Digital Nomad
How the New Remittance Transfer Tax Impacts Digital Nomads Sending Money Back Home
Discover how the 1% remittance transfer tax under new US regulations affects digital nomads sending cash or physical instruments abroad—and how to minimize costs.
By NomadicTax Research Team • 5-8 min read • June 15, 2026
## What’s Changing: The Remittance Transfer Tax
Starting **January 1, 2026**, the U.S. now imposes a **1% excise tax** on remittances sent to foreign recipients when the sender provides cash, money orders, cashier's checks, or other **physical instruments** to the remittance provider. If the provider doesn't collect the tax, the provider becomes liable.
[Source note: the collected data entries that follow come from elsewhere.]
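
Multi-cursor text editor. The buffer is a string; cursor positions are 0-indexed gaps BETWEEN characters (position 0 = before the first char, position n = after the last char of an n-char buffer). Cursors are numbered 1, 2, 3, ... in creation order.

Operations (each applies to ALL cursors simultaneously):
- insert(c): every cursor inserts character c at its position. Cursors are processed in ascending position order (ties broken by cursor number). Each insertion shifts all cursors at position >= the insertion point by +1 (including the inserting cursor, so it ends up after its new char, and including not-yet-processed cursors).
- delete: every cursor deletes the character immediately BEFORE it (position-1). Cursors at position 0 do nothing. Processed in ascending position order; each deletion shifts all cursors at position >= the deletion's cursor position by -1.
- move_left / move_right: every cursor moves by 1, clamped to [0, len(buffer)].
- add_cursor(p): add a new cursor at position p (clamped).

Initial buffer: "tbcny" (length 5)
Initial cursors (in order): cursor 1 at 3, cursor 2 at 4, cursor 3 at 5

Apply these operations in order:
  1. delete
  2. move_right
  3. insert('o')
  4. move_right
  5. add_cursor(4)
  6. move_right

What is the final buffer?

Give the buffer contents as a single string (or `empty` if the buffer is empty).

Answer: tbooo

Derivation:
After op 1 (delete): buffer="tb" (len 2), cursors c1@2 c2@2 c3@2, authorship ..
After op 2 (move_right): buffer="tb" (len 2), cursors c1@2 c2@2 c3@2, authorship ..
After op 3 (insert('o')): buffer="tbooo" (len 5), cursors c1@5 c2@5 c3@5, authorship ..123
After op 4 (move_right): buffer="tbooo" (len 5), cursors c1@5 c2@5 c3@5, authorship ..123
After op 5 (add_cursor(4)): buffer="tbooo" (len 5), cursors c4@4 c1@5 c2@5 c3@5, authorship ..123
After op 6 (move_right): buffer="tbooo" (len 5), cursors c1@5 c2@5 c3@5 c4@5, authorship ..123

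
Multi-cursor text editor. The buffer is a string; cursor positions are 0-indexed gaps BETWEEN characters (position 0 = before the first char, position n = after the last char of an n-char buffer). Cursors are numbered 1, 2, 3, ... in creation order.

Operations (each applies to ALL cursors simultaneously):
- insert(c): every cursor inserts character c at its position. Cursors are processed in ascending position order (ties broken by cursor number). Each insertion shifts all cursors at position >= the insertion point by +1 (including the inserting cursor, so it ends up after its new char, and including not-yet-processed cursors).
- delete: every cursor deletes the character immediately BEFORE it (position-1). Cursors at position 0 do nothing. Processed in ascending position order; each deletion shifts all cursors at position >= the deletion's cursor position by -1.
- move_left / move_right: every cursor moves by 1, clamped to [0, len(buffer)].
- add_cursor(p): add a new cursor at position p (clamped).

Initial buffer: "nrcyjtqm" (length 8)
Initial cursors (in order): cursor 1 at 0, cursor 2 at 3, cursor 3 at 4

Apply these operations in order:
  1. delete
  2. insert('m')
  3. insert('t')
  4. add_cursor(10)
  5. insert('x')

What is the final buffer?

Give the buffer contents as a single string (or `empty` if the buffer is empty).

Answer: mtxnrmmttxxjtxqm

Derivation:
After op 1 (delete): buffer="nrjtqm" (len 6), cursors c1@0 c2@2 c3@2, authorship ......
After op 2 (insert('m')): buffer="mnrmmjtqm" (len 9), cursors c1@1 c2@5 c3@5, authorship 1..23....
After op 3 (insert('t')): buffer="mtnrmmttjtqm" (len 12), cursors c1@2 c2@8 c3@8, authorship 11..2323....
After op 4 (add_cursor(10)): buffer="mtnrmmttjtqm" (len 12), cursors c1@2 c2@8 c3@8 c4@10, authorship 11..2323....
After op 5 (insert('x')): buffer="mtxnrmmttxxjtxqm" (len 16), cursors c1@3 c2@11 c3@11 c4@14, authorship 111..232323..4..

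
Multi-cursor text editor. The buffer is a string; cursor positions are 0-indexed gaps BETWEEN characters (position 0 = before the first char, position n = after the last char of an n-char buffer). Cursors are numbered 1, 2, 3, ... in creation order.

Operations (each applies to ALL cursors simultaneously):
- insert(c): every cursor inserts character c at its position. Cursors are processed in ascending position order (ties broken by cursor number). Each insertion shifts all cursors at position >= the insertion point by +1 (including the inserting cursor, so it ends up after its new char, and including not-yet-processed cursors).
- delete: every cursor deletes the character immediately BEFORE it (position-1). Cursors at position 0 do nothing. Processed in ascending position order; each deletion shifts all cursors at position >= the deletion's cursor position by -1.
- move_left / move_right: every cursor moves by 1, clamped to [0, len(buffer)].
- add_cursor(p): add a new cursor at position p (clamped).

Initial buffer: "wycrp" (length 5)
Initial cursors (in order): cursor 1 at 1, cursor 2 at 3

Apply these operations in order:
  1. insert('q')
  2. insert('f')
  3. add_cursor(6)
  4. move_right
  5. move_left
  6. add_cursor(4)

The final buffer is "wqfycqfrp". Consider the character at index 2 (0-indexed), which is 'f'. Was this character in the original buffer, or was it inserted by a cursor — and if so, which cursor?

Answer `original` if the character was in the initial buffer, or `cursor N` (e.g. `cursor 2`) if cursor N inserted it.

After op 1 (insert('q')): buffer="wqycqrp" (len 7), cursors c1@2 c2@5, authorship .1..2..
After op 2 (insert('f')): buffer="wqfycqfrp" (len 9), cursors c1@3 c2@7, authorship .11..22..
After op 3 (add_cursor(6)): buffer="wqfycqfrp" (len 9), cursors c1@3 c3@6 c2@7, authorship .11..22..
After op 4 (move_right): buffer="wqfycqfrp" (len 9), cursors c1@4 c3@7 c2@8, authorship .11..22..
After op 5 (move_left): buffer="wqfycqfrp" (len 9), cursors c1@3 c3@6 c2@7, authorship .11..22..
After op 6 (add_cursor(4)): buffer="wqfycqfrp" (len 9), cursors c1@3 c4@4 c3@6 c2@7, authorship .11..22..
Authorship (.=original, N=cursor N): . 1 1 . . 2 2 . .
Index 2: author = 1

Answer: cursor 1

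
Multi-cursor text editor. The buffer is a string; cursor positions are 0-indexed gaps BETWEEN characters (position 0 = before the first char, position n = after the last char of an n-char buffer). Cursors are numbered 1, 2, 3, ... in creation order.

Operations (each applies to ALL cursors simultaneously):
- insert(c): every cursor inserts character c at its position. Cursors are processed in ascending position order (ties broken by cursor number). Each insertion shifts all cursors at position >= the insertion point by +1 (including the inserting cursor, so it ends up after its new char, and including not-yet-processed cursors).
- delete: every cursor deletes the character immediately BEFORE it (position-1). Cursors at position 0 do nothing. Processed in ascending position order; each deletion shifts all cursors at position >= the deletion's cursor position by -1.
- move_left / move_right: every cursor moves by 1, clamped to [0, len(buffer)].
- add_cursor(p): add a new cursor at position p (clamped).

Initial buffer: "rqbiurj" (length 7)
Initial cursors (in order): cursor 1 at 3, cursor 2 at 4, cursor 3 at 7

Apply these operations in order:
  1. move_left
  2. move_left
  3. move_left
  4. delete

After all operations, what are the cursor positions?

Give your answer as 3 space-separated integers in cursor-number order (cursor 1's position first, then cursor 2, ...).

Answer: 0 0 2

Derivation:
After op 1 (move_left): buffer="rqbiurj" (len 7), cursors c1@2 c2@3 c3@6, authorship .......
After op 2 (move_left): buffer="rqbiurj" (len 7), cursors c1@1 c2@2 c3@5, authorship .......
After op 3 (move_left): buffer="rqbiurj" (len 7), cursors c1@0 c2@1 c3@4, authorship .......
After op 4 (delete): buffer="qburj" (len 5), cursors c1@0 c2@0 c3@2, authorship .....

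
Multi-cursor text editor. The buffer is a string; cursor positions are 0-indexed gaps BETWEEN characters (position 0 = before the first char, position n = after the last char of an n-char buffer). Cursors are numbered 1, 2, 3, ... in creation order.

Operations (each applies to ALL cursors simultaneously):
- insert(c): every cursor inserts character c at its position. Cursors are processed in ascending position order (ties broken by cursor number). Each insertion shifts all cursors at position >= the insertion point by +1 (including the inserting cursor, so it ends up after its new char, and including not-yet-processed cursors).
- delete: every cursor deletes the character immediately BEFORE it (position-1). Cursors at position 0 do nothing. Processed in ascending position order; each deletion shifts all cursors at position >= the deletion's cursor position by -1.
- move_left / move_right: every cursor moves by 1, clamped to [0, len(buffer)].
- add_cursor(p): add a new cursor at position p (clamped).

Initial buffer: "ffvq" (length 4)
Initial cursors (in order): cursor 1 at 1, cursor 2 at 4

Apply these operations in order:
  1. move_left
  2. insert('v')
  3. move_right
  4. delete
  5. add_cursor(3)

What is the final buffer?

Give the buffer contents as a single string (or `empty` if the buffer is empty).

Answer: vfvv

Derivation:
After op 1 (move_left): buffer="ffvq" (len 4), cursors c1@0 c2@3, authorship ....
After op 2 (insert('v')): buffer="vffvvq" (len 6), cursors c1@1 c2@5, authorship 1...2.
After op 3 (move_right): buffer="vffvvq" (len 6), cursors c1@2 c2@6, authorship 1...2.
After op 4 (delete): buffer="vfvv" (len 4), cursors c1@1 c2@4, authorship 1..2
After op 5 (add_cursor(3)): buffer="vfvv" (len 4), cursors c1@1 c3@3 c2@4, authorship 1..2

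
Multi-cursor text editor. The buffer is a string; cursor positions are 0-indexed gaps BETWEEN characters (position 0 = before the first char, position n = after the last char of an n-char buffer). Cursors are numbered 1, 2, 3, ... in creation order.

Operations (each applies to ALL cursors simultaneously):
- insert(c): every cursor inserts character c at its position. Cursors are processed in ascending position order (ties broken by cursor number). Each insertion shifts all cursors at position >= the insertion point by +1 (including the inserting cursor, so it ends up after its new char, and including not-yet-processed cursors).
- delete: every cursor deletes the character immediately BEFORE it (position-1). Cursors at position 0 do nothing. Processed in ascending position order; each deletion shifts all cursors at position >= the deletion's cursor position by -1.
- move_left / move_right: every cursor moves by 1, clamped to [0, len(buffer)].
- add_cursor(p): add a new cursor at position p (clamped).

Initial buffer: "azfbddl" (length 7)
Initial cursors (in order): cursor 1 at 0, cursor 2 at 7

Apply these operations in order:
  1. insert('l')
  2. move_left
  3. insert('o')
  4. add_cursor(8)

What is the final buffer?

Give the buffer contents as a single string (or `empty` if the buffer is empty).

After op 1 (insert('l')): buffer="lazfbddll" (len 9), cursors c1@1 c2@9, authorship 1.......2
After op 2 (move_left): buffer="lazfbddll" (len 9), cursors c1@0 c2@8, authorship 1.......2
After op 3 (insert('o')): buffer="olazfbddlol" (len 11), cursors c1@1 c2@10, authorship 11.......22
After op 4 (add_cursor(8)): buffer="olazfbddlol" (len 11), cursors c1@1 c3@8 c2@10, authorship 11.......22

Answer: olazfbddlol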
Providers must also **deposit semimonthly** and file **quarterly returns** using Form 720. ([irs.gov](https://www.irs.gov/newsroom/treasury-irs-issue-proposed-regulations-on-the-new-remittance-transfer-tax-established-under-the-one-big-beautiful-bill?utm_source=openai))
## Who's Affected?
- Individuals (including digital nomads) sending physical remittances abroad. Cash or similar means drive this tax.
- Remittance providers that handle these transactions—they must comply with reporting deadlines and collection rules.
- If you are sending money via digital means or bank transfers, this may **not** apply (unless physical instruments are involved). Be sure to ask your provider.
## Practical Examples & Scenarios
| Scenario | Physical Instrument Involved? | 1% Tax Due? | Who Pays? |
|---|---|---|---|
| You mail $1,000 cash abroad | Yes | $10 | You (sender) or remittance provider if sender not asked |
| You send money via Venmo to bank account abroad | No | $0 | — |
| Cashier’s check to foreign beneficiary | Yes | 1% applies | Same as above |
## Actionable Insights & Mitigation Strategies
- **Avoid Physical Instruments**: Use wire transfers, digital money transfer apps, or cryptocurrency where accepted—these often bypass the 1% tax if no physical instrument is involved.
- **Compare Providers**: Some providers may absorb the cost or offer better rates. Ask about fees and whether they collect the tax themselves.
- **Document Transactions**: Save receipts and proof of payment method—especially if claiming exemptions or arguing no tax applies.
- **Watch Regulatory Updates**: The proposed regulations clarify definitions and scope—comments were due by June 12, 2026. Stay updated on final regulations. ([irs.gov](https://www.irs.gov/newsroom/treasury-irs-issue-proposed-regulations-on-the-new-remittance-transfer-tax-established-under-the-one-big-beautiful-bill?utm_source=openai))
## Implications for Digital Nomads
- If sending money home often, your costs could rise with physical methods. Planning ahead means choosing digital or non-physical methods.
- Tax-compliance matters: as more laws evolve, mis-reporting or misunderstanding could lead to unintended liabilities.
- For those receiving remittances abroad, there’s generally **no direct tax** in the U.S. for the receiver, but knowing your method helps avoid surprises.
## Final Thought
The remittance transfer tax is a real cost for those using traditional physical methods. For digital nomads, shifting to digital channels or ensuring clarity with providers can help you keep more of your hard-earned money. Stay alert—final regulations could expand or refine who and what is covered. This is one tax change that *connects* borders in more ways than one.